Paskell’s company trains contractors servicing the residential homeowner market as well as builders and has instructed hundreds of construction employees in workplace safety procedures. He says while residential construction sites have become safer in recent years, the problem is that safety training is not a first priority for many contractors and builders. He offered two recommendations to reduce injuries and builders’ risk of being fined by OSHA.
Make OSHA-10 Training a Requirement
Paskell believes that OSHA should require all builders and contractors to provide OSHA-10 training, a 10-hour training course commonly conducted for commercial contractors in preventing worker injuries such as falls and electrocution. “OSHA isn’t telling residential construction workers to get OSHA-10 training, but this training is a requirement for contractors who want to work on publicly-funded commercial projects in Massachusetts,” he said. “Because this training isn’t mandated for residential builders, most don’t do it, but in Massachusetts, insulation contractors for example, are required to become licensed construction supervisors and they can’t get that certification without completing OSHA-10 training,” Paskell noted.
Some states have laws that require OSHA 10 training for contractors’ employees who work on publicly-funded projects. OSHA requirements must be followed by commercial and residential contractors. Paskell estimates that a small percentage of residential contractors and builders offer such training to employees, but the potential for steep OSHA fines, which he says are up an estimated 80 percent in recent years, should elevate the importance of safety training for builders.

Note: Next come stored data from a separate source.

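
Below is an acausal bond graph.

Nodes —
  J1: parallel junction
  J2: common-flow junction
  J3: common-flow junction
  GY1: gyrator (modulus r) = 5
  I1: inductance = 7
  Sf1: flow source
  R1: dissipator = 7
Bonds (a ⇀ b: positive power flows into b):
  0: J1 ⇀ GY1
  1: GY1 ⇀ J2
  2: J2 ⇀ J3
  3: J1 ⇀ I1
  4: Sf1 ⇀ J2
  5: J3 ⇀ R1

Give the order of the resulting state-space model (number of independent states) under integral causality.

bond 4 |Sf1  (Sf1 fixes flow; stroke at Sf1)
bond 1 |J2  (J2: bond 4 brought flow, rest push out)
bond 2 |J2  (common-f at J2 fixed by 4)
bond 5 |J3  (J3: bond 2 brought flow, rest push out)
bond 0 |J1  (GY GY1: same side as bond 1)
bond 3 |I1  (common-e at J1 fixed by 0)

1  (I1 all integral)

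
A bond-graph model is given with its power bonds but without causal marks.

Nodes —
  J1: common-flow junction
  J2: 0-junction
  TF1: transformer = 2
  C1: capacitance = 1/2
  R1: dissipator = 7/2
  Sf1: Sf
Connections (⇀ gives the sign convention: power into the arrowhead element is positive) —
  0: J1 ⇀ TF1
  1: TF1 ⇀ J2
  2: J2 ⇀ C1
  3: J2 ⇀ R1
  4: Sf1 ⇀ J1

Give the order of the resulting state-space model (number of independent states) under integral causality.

bond 4 →Sf1  (Sf1: flow source, stroke at near end)
bond 0 →J1  (common-f at J1 fixed by 4)
bond 1 →TF1  (TF TF1: opposite of bond 0)
bond 2 →J2  (C1: C, integral causality)
bond 3 →R1  (common-e at J2 fixed by 2)

1  (C1 all integral)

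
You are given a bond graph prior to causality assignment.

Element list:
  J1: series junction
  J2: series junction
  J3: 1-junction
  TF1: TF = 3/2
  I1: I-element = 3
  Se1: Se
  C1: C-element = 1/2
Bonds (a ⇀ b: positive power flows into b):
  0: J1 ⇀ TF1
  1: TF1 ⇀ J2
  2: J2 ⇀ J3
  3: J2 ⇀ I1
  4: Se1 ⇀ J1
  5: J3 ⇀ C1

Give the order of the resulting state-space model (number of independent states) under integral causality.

b4 →J1  (Se1 (Se) sets effort on bond)
b0 →TF1  (only one flow-in slot at J1)
b1 →J2  (TF1: transformer flips bond 0)
b3 →I1  (I1: I, integral causality)
b2 →J2  (common-f at J2 fixed by 3)
b5 →J3  (J3: bond 2 brought flow, rest push out)

2  (C1, I1 all integral)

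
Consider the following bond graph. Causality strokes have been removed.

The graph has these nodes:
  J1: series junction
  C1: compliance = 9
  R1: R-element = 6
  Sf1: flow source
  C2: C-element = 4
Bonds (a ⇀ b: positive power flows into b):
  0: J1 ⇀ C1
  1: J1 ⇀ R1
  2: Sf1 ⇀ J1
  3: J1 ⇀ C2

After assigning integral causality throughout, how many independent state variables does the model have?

2  (C1, C2 all integral)

β2 →Sf1  (Sf1 (Sf) sets flow on bond)
β0 →J1  (1-jn J1 has f-setter on 2)
β1 →J1  (common-f at J1 fixed by 2)
β3 →J1  (1-jn J1 has f-setter on 2)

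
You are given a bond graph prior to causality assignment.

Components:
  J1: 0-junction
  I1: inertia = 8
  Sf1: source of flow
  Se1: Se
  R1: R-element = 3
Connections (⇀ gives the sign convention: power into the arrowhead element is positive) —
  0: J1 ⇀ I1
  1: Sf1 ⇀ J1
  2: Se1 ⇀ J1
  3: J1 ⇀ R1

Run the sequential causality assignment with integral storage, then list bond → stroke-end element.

β1 →Sf1  (source Sf1 imposes f)
β2 →J1  (source Se1 imposes e)
β0 →I1  (0-jn J1 has e-setter on 2)
β3 →R1  (J1 effort already set via bond 2)

bond 0 →I1
bond 1 →Sf1
bond 2 →J1
bond 3 →R1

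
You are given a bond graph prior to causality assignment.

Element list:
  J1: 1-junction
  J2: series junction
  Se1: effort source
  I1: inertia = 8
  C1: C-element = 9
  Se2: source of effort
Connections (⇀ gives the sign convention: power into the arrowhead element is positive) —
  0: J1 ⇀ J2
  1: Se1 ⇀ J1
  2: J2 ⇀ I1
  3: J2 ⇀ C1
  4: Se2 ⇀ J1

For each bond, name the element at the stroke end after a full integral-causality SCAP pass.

#1 stroke→J1  (source Se1 imposes e)
#4 stroke→J1  (source Se2 imposes e)
#0 stroke→J2  (J1: last free bond brings flow in)
#2 stroke→I1  (prefer integral on I1)
#3 stroke→J2  (common-f at J2 fixed by 2)

bond 0 |J2
bond 1 |J1
bond 2 |I1
bond 3 |J2
bond 4 |J1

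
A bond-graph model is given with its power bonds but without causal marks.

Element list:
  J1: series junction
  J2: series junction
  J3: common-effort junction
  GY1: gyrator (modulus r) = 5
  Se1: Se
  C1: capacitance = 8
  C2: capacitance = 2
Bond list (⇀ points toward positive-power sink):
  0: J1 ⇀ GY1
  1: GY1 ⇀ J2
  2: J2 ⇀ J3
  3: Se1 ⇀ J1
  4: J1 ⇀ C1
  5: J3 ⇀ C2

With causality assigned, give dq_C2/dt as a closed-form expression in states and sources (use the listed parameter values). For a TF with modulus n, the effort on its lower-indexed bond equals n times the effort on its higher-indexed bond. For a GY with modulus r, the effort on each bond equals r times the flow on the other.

bond 3 stroke at J1  (source Se1 imposes e)
bond 4 stroke at J1  (prefer integral on C1)
bond 0 stroke at GY1  (J1 needs exactly one f-in)
bond 1 stroke at GY1  (GY1: gyrator matches bond 0)
bond 2 stroke at J2  (J2: bond 1 brought flow, rest push out)
bond 5 stroke at J3  (J3 needs exactly one e-in)

dq_C2/dt = E_Se1/5 - q_C1/40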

He cited as an example a case where OSHA proposed a penalty of $107,785 for a large production builder and its sub-contractor for the contractor’s repeated citations for safety violations. The builder’s share was $69,000 with the balance going to the subcontractor.
In another case, “OHSA visited the job site unfortunately after a worker died as a result of injuries sustained in a fall,” he said. “When you’re literally responsible for peoples’ lives, you have to increase your focus on safety.”

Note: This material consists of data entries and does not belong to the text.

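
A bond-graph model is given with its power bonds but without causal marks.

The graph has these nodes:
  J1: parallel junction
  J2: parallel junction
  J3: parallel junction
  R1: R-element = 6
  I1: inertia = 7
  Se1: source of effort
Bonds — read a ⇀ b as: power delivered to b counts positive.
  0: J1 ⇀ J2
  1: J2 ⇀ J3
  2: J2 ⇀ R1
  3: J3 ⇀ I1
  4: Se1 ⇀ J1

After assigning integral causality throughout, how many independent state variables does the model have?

1  (I1 all integral)

β4 →J1  (Se1 fixes effort; stroke away)
β0 →J2  (0-jn J1 has e-setter on 4)
β1 →J3  (J2: bond 0 brought effort, rest push out)
β2 →R1  (J2: bond 0 brought effort, rest push out)
β3 →I1  (common-e at J3 fixed by 1)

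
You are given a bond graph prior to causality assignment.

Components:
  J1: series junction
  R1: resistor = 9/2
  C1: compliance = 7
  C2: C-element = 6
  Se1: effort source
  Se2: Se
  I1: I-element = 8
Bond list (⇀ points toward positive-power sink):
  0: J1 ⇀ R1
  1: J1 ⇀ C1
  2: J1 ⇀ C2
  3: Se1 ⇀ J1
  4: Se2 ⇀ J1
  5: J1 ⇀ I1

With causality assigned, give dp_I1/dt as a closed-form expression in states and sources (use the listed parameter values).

dp_I1/dt = E_Se1 + E_Se2 - 9*p_I1/16 - q_C1/7 - q_C2/6

bond 3 stroke→J1  (Se1: effort source, stroke at far end)
bond 4 stroke→J1  (Se2: effort source, stroke at far end)
bond 1 stroke→J1  (C1 outputs effort q/C1)
bond 2 stroke→J1  (C2: C, integral causality)
bond 5 stroke→I1  (I1 integral (f out))
bond 0 stroke→J1  (1-jn J1 has f-setter on 5)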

Offer Training in English and Spanish
Paskell said one of the biggest hurdles he sees for contractors and builders in providing comprehensive safety training is related to language barriers. “In my state we have a huge population of workers where English is a second language, so offering materials in Spanish and in some cases Portuguese is much more important,” he said. He recommended that builders work closely with each of their subcontractors to verify and document that the required safety training has been taken place for all workers, not just general industry employers now subject to the new rule related to preventing slips, trips and falls.
“At a construction site, there are many opportunities for injuries that aren’t related to these new regulations, Paskell said. “Contractors and builder alike have to increase their knowledge about the potential for accidents and injuries on the jobsite, the resulting fines and penalties that could be levied by OSHA, and have procedures in place to mitigate construction accidents as a result of worker safety violations.”